Neste contexto de mudança, não foi somente a descentralização que apresentou problemas. O poder local também demonstrou limitações na promoção efetiva do desenvolvimento local a partir da descentralização. De entre as principais limitações destacam-se as seguintes, segundo Portas (1988, p. 64),

transferência de competências para o poder local, especialmente sensíveis às políticas limitadoras das últimas décadas, como o aumento de recursos humanos e o aumento do investimento e a lentidão dos progressos do associativismo que impediram o entendimento entre grupos e o estabelecimento de ações e objetivos.

Ainda em relação às limitações do poder local, Felicíssimo (1992, p. 14), afirma que “não é fácil mudar, de um dia para o outro, comportamentos e práticas adotadas por longo tempo. O ‘descongelamento’ e a ‘descolonização’ fazem parte do problema, mas se desfazem no processo de recriar”.

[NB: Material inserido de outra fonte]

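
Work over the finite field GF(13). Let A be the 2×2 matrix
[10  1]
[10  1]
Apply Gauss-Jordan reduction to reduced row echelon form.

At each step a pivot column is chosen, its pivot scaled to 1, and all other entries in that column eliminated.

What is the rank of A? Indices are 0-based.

rank = 1

[1] R0 /= 10  ⇒  (1, 4)
     R1 -= 10·R0  ⇒  (0, 0)
column 1 empty below row 1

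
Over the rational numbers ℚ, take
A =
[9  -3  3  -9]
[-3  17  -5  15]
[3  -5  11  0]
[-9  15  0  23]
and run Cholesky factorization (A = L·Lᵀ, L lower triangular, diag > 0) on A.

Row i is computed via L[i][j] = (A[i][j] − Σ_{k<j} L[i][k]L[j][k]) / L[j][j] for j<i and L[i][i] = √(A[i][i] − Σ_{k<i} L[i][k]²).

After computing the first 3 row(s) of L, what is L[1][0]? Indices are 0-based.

L[1][0] = -1

Step 1: L[0][0] = √(9) = 3.
  L[1][0] = (-3) / L[0][0] = -1.
Step 2: L[1][1] = √(16) = 4.
  L[2][0] = (3) / L[0][0] = 1.
  L[2][1] = (-4) / L[1][1] = -1.
Step 3: L[2][2] = √(9) = 3.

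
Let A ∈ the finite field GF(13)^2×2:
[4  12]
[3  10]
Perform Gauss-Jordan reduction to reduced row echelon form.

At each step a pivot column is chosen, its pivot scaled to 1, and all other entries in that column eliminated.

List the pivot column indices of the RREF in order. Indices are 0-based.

pivot columns: 0, 1

pivot(0,0)=4: scale R0 → (1, 3)
  clear (1,0): R1 −= (3)R0 → (0, 1)
pivot(1,1)=1: scale R1 → (0, 1)
  clear (0,1): R0 −= (3)R1 → (1, 0)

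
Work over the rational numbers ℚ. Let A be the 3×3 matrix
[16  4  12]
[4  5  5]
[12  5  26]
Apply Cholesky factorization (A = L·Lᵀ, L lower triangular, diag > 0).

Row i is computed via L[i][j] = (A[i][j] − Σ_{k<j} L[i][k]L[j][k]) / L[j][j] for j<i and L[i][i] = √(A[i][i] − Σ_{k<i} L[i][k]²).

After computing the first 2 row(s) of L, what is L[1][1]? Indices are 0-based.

Step 1: L[0][0] = √(16) = 4.
  L[1][0] = (4) / L[0][0] = 1.
Step 2: L[1][1] = √(4) = 2.

L[1][1] = 2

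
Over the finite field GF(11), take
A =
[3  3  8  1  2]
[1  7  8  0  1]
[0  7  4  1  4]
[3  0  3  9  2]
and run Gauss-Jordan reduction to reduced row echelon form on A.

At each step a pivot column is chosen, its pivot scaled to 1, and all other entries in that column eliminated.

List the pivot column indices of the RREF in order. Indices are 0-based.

[1] R0 /= 3  ⇒  (1, 1, 10, 4, 8)
     R1 -= 1·R0  ⇒  (0, 6, 9, 7, 4)
     R3 -= 3·R0  ⇒  (0, 8, 6, 8, 0)
[2] R1 /= 6  ⇒  (0, 1, 7, 3, 8)
     R0 -= 1·R1  ⇒  (1, 0, 3, 1, 0)
     R2 -= 7·R1  ⇒  (0, 0, 10, 2, 3)
     R3 -= 8·R1  ⇒  (0, 0, 5, 6, 2)
[3] R2 /= 10  ⇒  (0, 0, 1, 9, 8)
     R0 -= 3·R2  ⇒  (1, 0, 0, 7, 9)
     R1 -= 7·R2  ⇒  (0, 1, 0, 6, 7)
     R3 -= 5·R2  ⇒  (0, 0, 0, 5, 6)
[4] R3 /= 5  ⇒  (0, 0, 0, 1, 10)
     R0 -= 7·R3  ⇒  (1, 0, 0, 0, 5)
     R1 -= 6·R3  ⇒  (0, 1, 0, 0, 2)
     R2 -= 9·R3  ⇒  (0, 0, 1, 0, 6)

pivot columns: 0, 1, 2, 3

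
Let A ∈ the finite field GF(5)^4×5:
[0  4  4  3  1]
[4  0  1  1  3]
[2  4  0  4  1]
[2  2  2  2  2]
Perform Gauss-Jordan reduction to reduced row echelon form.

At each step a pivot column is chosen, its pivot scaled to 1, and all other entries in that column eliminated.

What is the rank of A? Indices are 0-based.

[1] R0 <-> R1
[1] R0 /= 4  ⇒  (1, 0, 4, 4, 2)
     R2 -= 2·R0  ⇒  (0, 4, 2, 1, 2)
     R3 -= 2·R0  ⇒  (0, 2, 4, 4, 3)
[2] R1 /= 4  ⇒  (0, 1, 1, 2, 4)
     R2 -= 4·R1  ⇒  (0, 0, 3, 3, 1)
     R3 -= 2·R1  ⇒  (0, 0, 2, 0, 0)
[3] R2 /= 3  ⇒  (0, 0, 1, 1, 2)
     R0 -= 4·R2  ⇒  (1, 0, 0, 0, 4)
     R1 -= 1·R2  ⇒  (0, 1, 0, 1, 2)
     R3 -= 2·R2  ⇒  (0, 0, 0, 3, 1)
[4] R3 /= 3  ⇒  (0, 0, 0, 1, 2)
     R1 -= 1·R3  ⇒  (0, 1, 0, 0, 0)
     R2 -= 1·R3  ⇒  (0, 0, 1, 0, 0)

rank = 4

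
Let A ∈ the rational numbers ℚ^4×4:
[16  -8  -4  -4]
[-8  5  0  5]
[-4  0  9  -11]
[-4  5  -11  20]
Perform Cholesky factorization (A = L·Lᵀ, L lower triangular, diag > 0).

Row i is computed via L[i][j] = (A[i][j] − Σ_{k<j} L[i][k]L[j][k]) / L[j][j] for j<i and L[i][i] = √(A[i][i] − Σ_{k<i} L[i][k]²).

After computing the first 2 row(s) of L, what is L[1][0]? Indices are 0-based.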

A descentralização de competências ocorrida em Portugal demonstrou tratar-se de uma questão política, em que a estratégia consistia na redistribuição do poder do Estado através da transferência de competências para o poder local, através de argumentos de participação social, democratização e ação coletiva. Contudo, no quadro da descentralização é importante salientar o surgimento de ações e preocupações positivas por parte do Estado e não só, relacionadas com o novo modelo de governança local, coletiva e organizada, que se traduzia na disseminação de práticas administrativas territoriais, contrárias às práticas centralizadoras da administração pública, inspiradas no autor Ruivo (2004). Tais práticas englobavam a criação de parcerias ou redes de associativismo que visassem o planeamento de atuações em vários domínios da proteção social, a articulação do centro com a periferia e a criação de plataformas de políticas facilitadoras do envolvimento e interação dos stakeholders e dos atores como as autarquias, regiões e organizações não-governamentais. No novo modelo de governança local, os princípios defendidos eram a participação, a integração, a articulação, a corresponsabilidade e o trabalho em parceria (Gonçalves, 2011).

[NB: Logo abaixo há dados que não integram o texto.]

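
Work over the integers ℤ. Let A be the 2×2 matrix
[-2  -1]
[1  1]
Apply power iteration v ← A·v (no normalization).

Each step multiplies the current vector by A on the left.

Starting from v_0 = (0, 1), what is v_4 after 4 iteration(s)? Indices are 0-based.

v_4 = (3, -1)

v_0 = (0, 1).
v_1 = A·v_0 = (-1, 1).
v_2 = A·v_1 = (1, 0).
v_3 = A·v_2 = (-2, 1).
v_4 = A·v_3 = (3, -1).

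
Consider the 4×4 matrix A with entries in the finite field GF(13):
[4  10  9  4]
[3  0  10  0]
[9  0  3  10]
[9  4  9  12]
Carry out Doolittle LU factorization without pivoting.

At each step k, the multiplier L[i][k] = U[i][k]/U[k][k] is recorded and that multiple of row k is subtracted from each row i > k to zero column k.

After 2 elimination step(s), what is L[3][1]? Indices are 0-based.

L[3][1] = 12

k=0: U[0][0]=4
  eliminate (1,0): mult=4, new row 1: (0, 12, 0, 10); set L[1][0]=4
  eliminate (2,0): mult=12, new row 2: (0, 10, 12, 1); set L[2][0]=12
  eliminate (3,0): mult=12, new row 3: (0, 1, 5, 3); set L[3][0]=12
k=1: U[1][1]=12
  eliminate (2,1): mult=3, new row 2: (0, 0, 12, 10); set L[2][1]=3
  eliminate (3,1): mult=12, new row 3: (0, 0, 5, 0); set L[3][1]=12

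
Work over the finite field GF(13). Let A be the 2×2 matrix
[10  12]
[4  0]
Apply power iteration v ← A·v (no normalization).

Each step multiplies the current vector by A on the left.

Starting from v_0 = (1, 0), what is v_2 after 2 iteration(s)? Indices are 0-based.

v_2 = (5, 1)

v_0 = (1, 0).
v_1 = A·v_0 = (10, 4).
v_2 = A·v_1 = (5, 1).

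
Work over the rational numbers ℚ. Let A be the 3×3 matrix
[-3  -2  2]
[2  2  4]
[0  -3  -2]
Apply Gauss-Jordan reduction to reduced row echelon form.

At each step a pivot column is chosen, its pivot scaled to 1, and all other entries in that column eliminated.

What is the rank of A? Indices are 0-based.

pivot(0,0)=-3: scale R0 → (1, 2/3, -2/3)
  clear (1,0): R1 −= (2)R0 → (0, 2/3, 16/3)
pivot(1,1)=2/3: scale R1 → (0, 1, 8)
  clear (0,1): R0 −= (2/3)R1 → (1, 0, -6)
  clear (2,1): R2 −= (-3)R1 → (0, 0, 22)
pivot(2,2)=22: scale R2 → (0, 0, 1)
  clear (0,2): R0 −= (-6)R2 → (1, 0, 0)
  clear (1,2): R1 −= (8)R2 → (0, 1, 0)

rank = 3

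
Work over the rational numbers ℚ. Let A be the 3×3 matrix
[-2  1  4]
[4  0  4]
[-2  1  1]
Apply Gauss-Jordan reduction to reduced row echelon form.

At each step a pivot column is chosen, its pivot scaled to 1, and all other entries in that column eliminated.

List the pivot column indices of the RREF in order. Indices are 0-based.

step 1: normalize row 0 (÷-2) = (1, -1/2, -2)
  row 1: subtract 4×row0 = (0, 2, 12)
  row 2: subtract -2×row0 = (0, 0, -3)
step 2: normalize row 1 (÷2) = (0, 1, 6)
  row 0: subtract -1/2×row1 = (1, 0, 1)
step 3: normalize row 2 (÷-3) = (0, 0, 1)
  row 0: subtract 1×row2 = (1, 0, 0)
  row 1: subtract 6×row2 = (0, 1, 0)

pivot columns: 0, 1, 2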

Concluindo, a verdadeira razão da descentralização de competências deveu-se ao fato de o Estado-Providência não possuir recursos financeiros para conseguir gerir os vários campos relacionados com a saúde (encerramento de CS), educação, ação social, habitação, energia, transportes e comunicações, património, cultura e ciência, proteção civil, ambiente, ordenamento do território e urbanismo, defesa do consumidor e polícia municipal. Deste modo, acabou por sair reforçada a ideia de que o poder local tem um papel fundamental na gestão dos recursos e concretização de políticas públicas, desde logo no âmbito da saúde (Souto, 2014).

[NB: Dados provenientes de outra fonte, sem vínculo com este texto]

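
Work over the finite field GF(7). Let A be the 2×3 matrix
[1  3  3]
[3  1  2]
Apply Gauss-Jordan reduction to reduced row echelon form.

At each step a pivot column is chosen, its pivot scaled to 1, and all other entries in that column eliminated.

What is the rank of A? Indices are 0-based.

rank = 2

step 1: normalize row 0 (÷1) = (1, 3, 3)
  row 1: subtract 3×row0 = (0, 6, 0)
step 2: normalize row 1 (÷6) = (0, 1, 0)
  row 0: subtract 3×row1 = (1, 0, 3)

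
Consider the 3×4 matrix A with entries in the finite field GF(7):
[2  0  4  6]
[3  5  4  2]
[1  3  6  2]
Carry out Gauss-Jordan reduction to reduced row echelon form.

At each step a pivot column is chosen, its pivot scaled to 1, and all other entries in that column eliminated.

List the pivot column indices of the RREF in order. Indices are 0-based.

pivot columns: 0, 1, 2

[1] R0 /= 2  ⇒  (1, 0, 2, 3)
     R1 -= 3·R0  ⇒  (0, 5, 5, 0)
     R2 -= 1·R0  ⇒  (0, 3, 4, 6)
[2] R1 /= 5  ⇒  (0, 1, 1, 0)
     R2 -= 3·R1  ⇒  (0, 0, 1, 6)
[3] R2 /= 1  ⇒  (0, 0, 1, 6)
     R0 -= 2·R2  ⇒  (1, 0, 0, 5)
     R1 -= 1·R2  ⇒  (0, 1, 0, 1)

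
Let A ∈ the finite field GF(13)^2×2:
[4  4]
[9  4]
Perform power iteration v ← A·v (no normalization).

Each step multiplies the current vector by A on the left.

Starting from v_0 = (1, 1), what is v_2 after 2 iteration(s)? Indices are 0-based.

v_2 = (6, 7)

v_0 = (1, 1).
v_1 = A·v_0 = (8, 0).
v_2 = A·v_1 = (6, 7).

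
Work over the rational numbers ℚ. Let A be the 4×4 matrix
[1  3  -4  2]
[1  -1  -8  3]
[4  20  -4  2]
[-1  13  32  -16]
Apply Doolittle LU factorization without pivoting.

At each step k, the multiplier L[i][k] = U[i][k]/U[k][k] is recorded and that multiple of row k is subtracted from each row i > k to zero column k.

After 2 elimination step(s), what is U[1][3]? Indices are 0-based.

k=0: U[0][0]=1
  eliminate (1,0): mult=1, new row 1: (0, -4, -4, 1); set L[1][0]=1
  eliminate (2,0): mult=4, new row 2: (0, 8, 12, -6); set L[2][0]=4
  eliminate (3,0): mult=-1, new row 3: (0, 16, 28, -14); set L[3][0]=-1
k=1: U[1][1]=-4
  eliminate (2,1): mult=-2, new row 2: (0, 0, 4, -4); set L[2][1]=-2
  eliminate (3,1): mult=-4, new row 3: (0, 0, 12, -10); set L[3][1]=-4

U[1][3] = 1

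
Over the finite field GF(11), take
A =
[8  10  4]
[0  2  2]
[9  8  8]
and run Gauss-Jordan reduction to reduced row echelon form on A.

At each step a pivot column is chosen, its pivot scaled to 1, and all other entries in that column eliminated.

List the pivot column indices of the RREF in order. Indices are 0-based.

[1] R0 /= 8  ⇒  (1, 4, 6)
     R2 -= 9·R0  ⇒  (0, 5, 9)
[2] R1 /= 2  ⇒  (0, 1, 1)
     R0 -= 4·R1  ⇒  (1, 0, 2)
     R2 -= 5·R1  ⇒  (0, 0, 4)
[3] R2 /= 4  ⇒  (0, 0, 1)
     R0 -= 2·R2  ⇒  (1, 0, 0)
     R1 -= 1·R2  ⇒  (0, 1, 0)

pivot columns: 0, 1, 2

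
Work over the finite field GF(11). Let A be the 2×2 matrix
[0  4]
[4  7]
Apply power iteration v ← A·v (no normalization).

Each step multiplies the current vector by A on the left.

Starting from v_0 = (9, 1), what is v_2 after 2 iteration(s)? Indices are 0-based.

v_2 = (7, 9)

v_0 = (9, 1).
v_1 = A·v_0 = (4, 10).
v_2 = A·v_1 = (7, 9).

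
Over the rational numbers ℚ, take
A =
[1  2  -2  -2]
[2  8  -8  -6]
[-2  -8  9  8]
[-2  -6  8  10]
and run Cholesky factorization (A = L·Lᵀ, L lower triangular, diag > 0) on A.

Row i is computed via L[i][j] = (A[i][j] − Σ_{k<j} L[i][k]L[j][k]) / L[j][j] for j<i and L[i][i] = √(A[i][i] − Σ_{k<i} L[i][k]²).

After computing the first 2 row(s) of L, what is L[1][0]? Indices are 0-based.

Step 1: L[0][0] = √(1) = 1.
  L[1][0] = (2) / L[0][0] = 2.
Step 2: L[1][1] = √(4) = 2.

L[1][0] = 2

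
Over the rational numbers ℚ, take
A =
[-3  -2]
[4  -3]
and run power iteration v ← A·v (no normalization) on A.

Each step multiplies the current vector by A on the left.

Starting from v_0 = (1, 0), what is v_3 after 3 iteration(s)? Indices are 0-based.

v_0 = (1, 0).
v_1 = A·v_0 = (-3, 4).
v_2 = A·v_1 = (1, -24).
v_3 = A·v_2 = (45, 76).

v_3 = (45, 76)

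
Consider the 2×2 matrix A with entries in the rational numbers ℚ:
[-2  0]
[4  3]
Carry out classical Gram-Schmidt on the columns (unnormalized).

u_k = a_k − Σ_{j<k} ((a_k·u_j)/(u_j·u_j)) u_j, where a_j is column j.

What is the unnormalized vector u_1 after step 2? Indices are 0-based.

u_1 = (6/5, 3/5)

Step 1: u_0 = a_0 = (-2, 4).
Step 2: u_1 = a_1 − (3/5)·u_0 = (6/5, 3/5).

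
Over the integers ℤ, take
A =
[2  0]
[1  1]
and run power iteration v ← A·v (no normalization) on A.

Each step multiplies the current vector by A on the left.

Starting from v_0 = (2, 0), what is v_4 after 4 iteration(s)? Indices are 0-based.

v_0 = (2, 0).
v_1 = A·v_0 = (4, 2).
v_2 = A·v_1 = (8, 6).
v_3 = A·v_2 = (16, 14).
v_4 = A·v_3 = (32, 30).

v_4 = (32, 30)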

Atualmente, a Lei n.º 75/2013, de 12 de Setembro estabelece o regime jurídico da transferência de competências do Estado para as autarquias locais e para as entidades

intermunicipais, reitera estas competências atribuindo ao município apoiar atividades de natureza social, cultural, educativa, desportiva, recreativa e também atividades que contribuam para a promoção da saúde e prevenção das doenças (art.º 33 n.º 1 alínea u).